In 2014, the FTC stepped up enforcement against companies that either falsely represented that they were Safe Harbor certified or displayed the Safe Harbor Framework (Safe Harbor Program) Certification Mark on their websites at a time when they were not in fact certified. Companies looking to self-certify in the future, and those that have self-certified more than one year ago and failed to re-certify, should take note of this important trend.
Critically, certification does not last forever. Instead, companies must annually re-certify to retain their status as a “current participant” in the Safe Harbor Program.
What are some best practices to avoid unwanted attention from the FTC?

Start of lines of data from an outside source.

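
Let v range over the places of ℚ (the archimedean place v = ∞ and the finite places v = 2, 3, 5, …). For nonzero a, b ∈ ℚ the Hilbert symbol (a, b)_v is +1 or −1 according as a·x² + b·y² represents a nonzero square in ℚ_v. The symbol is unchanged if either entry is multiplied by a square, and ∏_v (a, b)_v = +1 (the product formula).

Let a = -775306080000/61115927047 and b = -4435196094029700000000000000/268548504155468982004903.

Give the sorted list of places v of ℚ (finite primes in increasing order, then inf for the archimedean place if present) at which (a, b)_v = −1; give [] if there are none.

[23, inf]

(a, b) ≡ (-161, -119) mod (ℚ^×)²; places V = {2, 3, 5, 7, 17, 23, 29, 41, 43, 53, ∞}.
(a,b)_17: α=2, u≡1; β=5, v≡6 (mod 17); (1|17)=+1, (6|17)=-1; sign (−1)^0·+1^5·-1^2 = +1.
(a,b)_29: α=0, u≡5; β=-2, v≡21 (mod 29); (5|29)=+1, (21|29)=-1; sign (−1)^0·+1^-2·-1^0 = +1.
(a,b)_2: α=8, β=14; u≡7, v≡1 (mod 8); ε(u)ε(v)=1·0, αω(v)=8·0, βω(u)=14·0; sum ≡ 0  ⇒  +1.
(a,b)_41: α=-2, u≡11; β=-6, v≡31 (mod 41); (11|41)=-1, (31|41)=+1; sign (−1)^0·-1^-6·+1^-2 = +1.
(a,b)_∞: sgn(-161)=−, sgn(-119)=−, so -1.
(a,b)_7: α=-1, u≡5; β=-1, v≡4 (mod 7); (5|7)=-1, (4|7)=+1; sign (−1)^1·-1^-1·+1^-1 = +1.
(a,b)_5: α=4, u≡1; β=14, v≡4 (mod 5); (1|5)=+1, (4|5)=+1; sign (−1)^0·+1^14·+1^4 = +1.
(a,b)_3: α=6, u≡1; β=10, v≡1 (mod 3); (1|3)=+1, (1|3)=+1; sign (−1)^0·+1^10·+1^6 = +1.
(a,b)_53: α=-2, u≡51; β=-2, v≡15 (mod 53); (51|53)=-1, (15|53)=+1; sign (−1)^0·-1^-2·+1^-2 = +1.
(a,b)_23: α=1, u≡8; β=2, v≡7 (mod 23); (8|23)=+1, (7|23)=-1; sign (−1)^0·+1^2·-1^1 = -1.
(a,b)_43: α=-2, u≡13; β=-4, v≡10 (mod 43); (13|43)=+1, (10|43)=+1; sign (−1)^0·+1^-4·+1^-2 = +1.
Ram(-161, -119) = {23, ∞}; no ℚ_23-point on the conic.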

- If your company self-certified more than one year ago and has not re-certified, delete any and all references to being a “current” Safe Harbor participant from your website and marketing materials;
- If your company is currently certified, perform audits according to a written protocol to verify continued compliance with the seven Privacy Principles;
- If your company has agreements with vendors, obtain quarterly reports verifying vendor compliance and negotiate the contractual right to independently verify compliance;
- Educate marketing people about the danger of falsely representing that the company is a “current” participant in the Safe Harbor Program if in fact certification has lapsed; and
- Docket the one-year anniversary of self-certification and implement periodic reminders one and three months beforehand so that recertification is performed in a timely manner.
Companies would be well-advised to consult with outside counsel to ensure that they have not made public misstatements about their Safe Harbor certification status and to evaluate whether they are at risk of an FTC enforcement action.